Monday, May 12, 2003

Whose Debt?

Americans are widely thought to incur consumer debt more freely than people in other countries, especially countries with supposedly high savings rates - such as Germany. But the relationships among consumer and mortgage debt, supposed national character traits and economic optimism (or pessimism) are tricky things - and new information coming from Europe suggests that a good deal less is understood about these variables than is widely thought to be the case. For example, the F.A.Z. reports:

[C]onsumer indebtedness in Germany even exceeds that of the traditionally free-spending United States. ... And, according to experts, an estimated two million German households can no longer pay off their debt.

Even more interestingly, the German consumer's acceptance of such higher consumer debt is a recent phenomenon - that is, it is accelerating during a period of supposedly deepening economic anxiety - and this all seems to be happening at the same time the Germans maintain a high savings rate:

The OECD put total household debt in Germany at 112 percent of disposable income in 2001, compared to just 85 percent 10 years earlier. Debts of U.S. households, whose shopping spree is known to have helped bolster the flagging U.S. economy, stood at 109 percent of disposable income in 2001.

The OECD statistics also seem to confound the argument that the Germans are using most of their borrowings to buy their own house, while their U.S. peers consume on borrowed money: Mortgage loans account for an average 72 percent of disposable income in Germany, and for about 74 percent in the United States.

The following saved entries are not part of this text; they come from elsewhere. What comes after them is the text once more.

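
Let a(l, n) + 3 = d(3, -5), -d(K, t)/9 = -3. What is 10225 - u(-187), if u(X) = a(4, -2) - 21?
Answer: 10222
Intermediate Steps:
d(K, t) = 27 (d(K, t) = -9*(-3) = 27)
a(l, n) = 24 (a(l, n) = -3 + 27 = 24)
u(X) = 3 (u(X) = 24 - 21 = 3)
10225 - u(-187) = 10225 - 1*3 = 10225 - 3 = 10222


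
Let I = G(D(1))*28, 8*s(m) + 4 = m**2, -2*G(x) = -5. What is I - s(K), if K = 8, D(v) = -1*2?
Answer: 125/2 ≈ 62.500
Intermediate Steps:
D(v) = -2
G(x) = 5/2 (G(x) = -1/2*(-5) = 5/2)
s(m) = -1/2 + m**2/8
I = 70 (I = (5/2)*28 = 70)
I - s(K) = 70 - (-1/2 + (1/8)*8**2) = 70 - (-1/2 + (1/8)*64) = 70 - (-1/2 + 8) = 70 - 1*15/2 = 70 - 15/2 = 125/2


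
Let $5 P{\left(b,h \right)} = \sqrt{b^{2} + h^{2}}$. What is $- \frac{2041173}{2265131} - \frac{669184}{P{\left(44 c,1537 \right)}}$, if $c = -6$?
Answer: $- \frac{120069}{133243} - \frac{669184 \sqrt{2432065}}{486413} \approx -2146.4$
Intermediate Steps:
$P{\left(b,h \right)} = \frac{\sqrt{b^{2} + h^{2}}}{5}$
$- \frac{2041173}{2265131} - \frac{669184}{P{\left(44 c,1537 \right)}} = - \frac{2041173}{2265131} - \frac{669184}{\frac{1}{5} \sqrt{\left(44 \left(-6\right)\right)^{2} + 1537^{2}}} = \left(-2041173\right) \frac{1}{2265131} - \frac{669184}{\frac{1}{5} \sqrt{\left(-264\right)^{2} + 2362369}} = - \frac{120069}{133243} - \frac{669184}{\frac{1}{5} \sqrt{69696 + 2362369}} = - \frac{120069}{133243} - \frac{669184}{\frac{1}{5} \sqrt{2432065}} = - \frac{120069}{133243} - 669184 \frac{\sqrt{2432065}}{486413} = - \frac{120069}{133243} - \frac{669184 \sqrt{2432065}}{486413}$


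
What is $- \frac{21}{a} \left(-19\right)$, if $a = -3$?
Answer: $-133$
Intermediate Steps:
$- \frac{21}{a} \left(-19\right) = - \frac{21}{-3} \left(-19\right) = \left(-21\right) \left(- \frac{1}{3}\right) \left(-19\right) = 7 \left(-19\right) = -133$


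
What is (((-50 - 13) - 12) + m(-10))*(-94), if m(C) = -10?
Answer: 7990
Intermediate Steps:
(((-50 - 13) - 12) + m(-10))*(-94) = (((-50 - 13) - 12) - 10)*(-94) = ((-63 - 12) - 10)*(-94) = (-75 - 10)*(-94) = -85*(-94) = 7990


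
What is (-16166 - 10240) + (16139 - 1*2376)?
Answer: -12643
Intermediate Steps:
(-16166 - 10240) + (16139 - 1*2376) = -26406 + (16139 - 2376) = -26406 + 13763 = -12643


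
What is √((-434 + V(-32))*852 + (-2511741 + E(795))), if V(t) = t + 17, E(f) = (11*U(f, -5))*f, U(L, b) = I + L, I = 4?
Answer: 3*√454774 ≈ 2023.1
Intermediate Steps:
U(L, b) = 4 + L
E(f) = f*(44 + 11*f) (E(f) = (11*(4 + f))*f = (44 + 11*f)*f = f*(44 + 11*f))
V(t) = 17 + t
√((-434 + V(-32))*852 + (-2511741 + E(795))) = √((-434 + (17 - 32))*852 + (-2511741 + 11*795*(4 + 795))) = √((-434 - 15)*852 + (-2511741 + 11*795*799)) = √(-449*852 + (-2511741 + 6987255)) = √(-382548 + 4475514) = √4092966 = 3*√454774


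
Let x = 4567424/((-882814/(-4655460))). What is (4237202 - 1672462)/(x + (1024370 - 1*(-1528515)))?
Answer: 226418837836/2351718235343 ≈ 0.096278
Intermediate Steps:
x = 10631729867520/441407 (x = 4567424/((-882814*(-1/4655460))) = 4567424/(441407/2327730) = 4567424*(2327730/441407) = 10631729867520/441407 ≈ 2.4086e+7)
(4237202 - 1672462)/(x + (1024370 - 1*(-1528515))) = (4237202 - 1672462)/(10631729867520/441407 + (1024370 - 1*(-1528515))) = 2564740/(10631729867520/441407 + (1024370 + 1528515)) = 2564740/(10631729867520/441407 + 2552885) = 2564740/(11758591176715/441407) = 2564740*(441407/11758591176715) = 226418837836/2351718235343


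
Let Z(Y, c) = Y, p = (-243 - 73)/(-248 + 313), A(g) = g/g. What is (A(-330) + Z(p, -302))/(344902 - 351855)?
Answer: 251/451945 ≈ 0.00055538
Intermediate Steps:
A(g) = 1
p = -316/65 ≈ -4.8615
(A(-330) + Z(p, -302))/(344902 - 351855) = (1 - 316/65)/(344902 - 351855) = -251/65/(-6953) = -251/65*(-1/6953) = 251/451945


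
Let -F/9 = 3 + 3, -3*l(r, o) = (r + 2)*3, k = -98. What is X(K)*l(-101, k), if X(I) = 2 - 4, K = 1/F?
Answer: -198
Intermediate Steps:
l(r, o) = -2 - r (l(r, o) = -(r + 2)*3/3 = -(2 + r)*3/3 = -(6 + 3*r)/3 = -2 - r)
F = -54 (F = -9*(3 + 3) = -9*6 = -54)
K = -1/54 (K = 1/(-54) = -1/54 ≈ -0.018519)
X(I) = -2
X(K)*l(-101, k) = -2*(-2 - 1*(-101)) = -2*(-2 + 101) = -2*99 = -198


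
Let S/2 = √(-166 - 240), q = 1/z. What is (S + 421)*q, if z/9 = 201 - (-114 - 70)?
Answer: 421/3465 + 2*I*√406/3465 ≈ 0.1215 + 0.01163*I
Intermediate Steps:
z = 3465 (z = 9*(201 - (-114 - 70)) = 9*(201 - 1*(-184)) = 9*(201 + 184) = 9*385 = 3465)
q = 1/3465 ≈ 0.00028860
S = 2*I*√406 (S = 2*√(-166 - 240) = 2*√(-406) = 2*(I*√406) = 2*I*√406 ≈ 40.299*I)
(S + 421)*q = (2*I*√406 + 421)*(1/3465) = (421 + 2*I*√406)*(1/3465) = 421/3465 + 2*I*√406/3465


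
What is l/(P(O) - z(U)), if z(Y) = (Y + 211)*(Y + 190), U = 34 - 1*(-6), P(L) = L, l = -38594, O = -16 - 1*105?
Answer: 38594/57851 ≈ 0.66713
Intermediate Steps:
O = -121 (O = -16 - 105 = -121)
U = 40 (U = 34 + 6 = 40)
z(Y) = (190 + Y)*(211 + Y) (z(Y) = (211 + Y)*(190 + Y) = (190 + Y)*(211 + Y))
l/(P(O) - z(U)) = -38594/(-121 - (40090 + 40² + 401*40)) = -38594/(-121 - (40090 + 1600 + 16040)) = -38594/(-121 - 1*57730) = -38594/(-121 - 57730) = -38594/(-57851) = -38594*(-1/57851) = 38594/57851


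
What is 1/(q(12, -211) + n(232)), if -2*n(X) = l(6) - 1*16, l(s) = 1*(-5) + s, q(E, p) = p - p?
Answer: 2/15 ≈ 0.13333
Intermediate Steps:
q(E, p) = 0
l(s) = -5 + s
n(X) = 15/2 (n(X) = -((-5 + 6) - 1*16)/2 = -(1 - 16)/2 = -1/2*(-15) = 15/2)
1/(q(12, -211) + n(232)) = 1/(0 + 15/2) = 1/(15/2) = 2/15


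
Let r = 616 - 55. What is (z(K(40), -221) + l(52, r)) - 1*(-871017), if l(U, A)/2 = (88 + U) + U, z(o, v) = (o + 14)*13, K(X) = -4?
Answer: 871531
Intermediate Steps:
z(o, v) = 182 + 13*o (z(o, v) = (14 + o)*13 = 182 + 13*o)
r = 561
l(U, A) = 176 + 4*U (l(U, A) = 2*((88 + U) + U) = 2*(88 + 2*U) = 176 + 4*U)
(z(K(40), -221) + l(52, r)) - 1*(-871017) = ((182 + 13*(-4)) + (176 + 4*52)) - 1*(-871017) = ((182 - 52) + (176 + 208)) + 871017 = (130 + 384) + 871017 = 514 + 871017 = 871531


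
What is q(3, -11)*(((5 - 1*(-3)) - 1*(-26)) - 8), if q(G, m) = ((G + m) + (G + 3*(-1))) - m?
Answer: 78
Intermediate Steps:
q(G, m) = -3 + 2*G (q(G, m) = ((G + m) + (G - 3)) - m = ((G + m) + (-3 + G)) - m = (-3 + m + 2*G) - m = -3 + 2*G)
q(3, -11)*(((5 - 1*(-3)) - 1*(-26)) - 8) = (-3 + 2*3)*(((5 - 1*(-3)) - 1*(-26)) - 8) = (-3 + 6)*(((5 + 3) + 26) - 8) = 3*((8 + 26) - 8) = 3*(34 - 8) = 3*26 = 78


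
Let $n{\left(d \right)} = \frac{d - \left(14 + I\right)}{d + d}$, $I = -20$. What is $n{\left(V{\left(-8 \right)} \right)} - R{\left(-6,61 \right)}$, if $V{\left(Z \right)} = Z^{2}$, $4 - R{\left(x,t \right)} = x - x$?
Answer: $- \frac{221}{64} \approx -3.4531$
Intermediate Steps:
$R{\left(x,t \right)} = 4$ ($R{\left(x,t \right)} = 4 - \left(x - x\right) = 4 - 0 = 4 + 0 = 4$)
$n{\left(d \right)} = \frac{6 + d}{2 d}$ ($n{\left(d \right)} = \frac{d - -6}{d + d} = \frac{d + \left(-14 + 20\right)}{2 d} = \left(d + 6\right) \frac{1}{2 d} = \left(6 + d\right) \frac{1}{2 d} = \frac{6 + d}{2 d}$)
$n{\left(V{\left(-8 \right)} \right)} - R{\left(-6,61 \right)} = \frac{6 + \left(-8\right)^{2}}{2 \left(-8\right)^{2}} - 4 = \frac{6 + 64}{2 \cdot 64} - 4 = \frac{1}{2} \cdot \frac{1}{64} \cdot 70 - 4 = \frac{35}{64} - 4 = - \frac{221}{64}$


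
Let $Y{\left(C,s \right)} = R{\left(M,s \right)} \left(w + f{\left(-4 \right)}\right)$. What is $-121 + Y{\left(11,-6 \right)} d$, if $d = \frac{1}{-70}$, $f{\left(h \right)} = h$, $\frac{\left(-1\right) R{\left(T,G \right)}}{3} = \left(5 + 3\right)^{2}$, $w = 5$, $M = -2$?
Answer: $- \frac{4139}{35} \approx -118.26$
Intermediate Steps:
$R{\left(T,G \right)} = -192$ ($R{\left(T,G \right)} = - 3 \left(5 + 3\right)^{2} = - 3 \cdot 8^{2} = \left(-3\right) 64 = -192$)
$d = - \frac{1}{70} \approx -0.014286$
$Y{\left(C,s \right)} = -192$ ($Y{\left(C,s \right)} = - 192 \left(5 - 4\right) = \left(-192\right) 1 = -192$)
$-121 + Y{\left(11,-6 \right)} d = -121 - - \frac{96}{35} = -121 + \frac{96}{35} = - \frac{4139}{35}$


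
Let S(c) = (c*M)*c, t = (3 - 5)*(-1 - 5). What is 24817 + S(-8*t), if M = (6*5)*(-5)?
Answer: -1357583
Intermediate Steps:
M = -150 (M = 30*(-5) = -150)
t = 12 (t = -2*(-6) = 12)
S(c) = -150*c² (S(c) = (c*(-150))*c = (-150*c)*c = -150*c²)
24817 + S(-8*t) = 24817 - 150*(-8*12)² = 24817 - 150*(-96)² = 24817 - 150*9216 = 24817 - 1382400 = -1357583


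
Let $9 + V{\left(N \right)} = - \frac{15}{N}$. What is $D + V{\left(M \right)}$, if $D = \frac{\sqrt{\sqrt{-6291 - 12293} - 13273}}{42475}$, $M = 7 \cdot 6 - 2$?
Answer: $- \frac{75}{8} + \frac{\sqrt{-13273 + 2 i \sqrt{4646}}}{42475} \approx -9.375 + 0.0027124 i$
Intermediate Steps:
$M = 40$ ($M = 42 - 2 = 40$)
$V{\left(N \right)} = -9 - \frac{15}{N}$
$D = \frac{\sqrt{-13273 + 2 i \sqrt{4646}}}{42475}$ ($D = \sqrt{\sqrt{-18584} - 13273} \cdot \frac{1}{42475} = \sqrt{2 i \sqrt{4646} - 13273} \cdot \frac{1}{42475} = \sqrt{-13273 + 2 i \sqrt{4646}} \cdot \frac{1}{42475} = \frac{\sqrt{-13273 + 2 i \sqrt{4646}}}{42475} \approx 1.3929 \cdot 10^{-5} + 0.0027124 i$)
$D + V{\left(M \right)} = \frac{\sqrt{-13273 + 2 i \sqrt{4646}}}{42475} - \left(9 + \frac{15}{40}\right) = \frac{\sqrt{-13273 + 2 i \sqrt{4646}}}{42475} - \frac{75}{8} = - \frac{75}{8} + \frac{\sqrt{-13273 + 2 i \sqrt{4646}}}{42475}$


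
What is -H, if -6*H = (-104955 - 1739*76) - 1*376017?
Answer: -306568/3 ≈ -1.0219e+5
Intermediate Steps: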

Yet the German savings ratio remains high in international comparison, at just under 10 percent of average disposable income in 2001. European Union statistics also put the Germans, together with the French, at the top of the European savings champions league. The Americans, for their part, put just about 3.7 percent of their disposable income aside for a rainy day.

Note: "consumer debt" does not normally include home equity loans - which are a form of mortgage.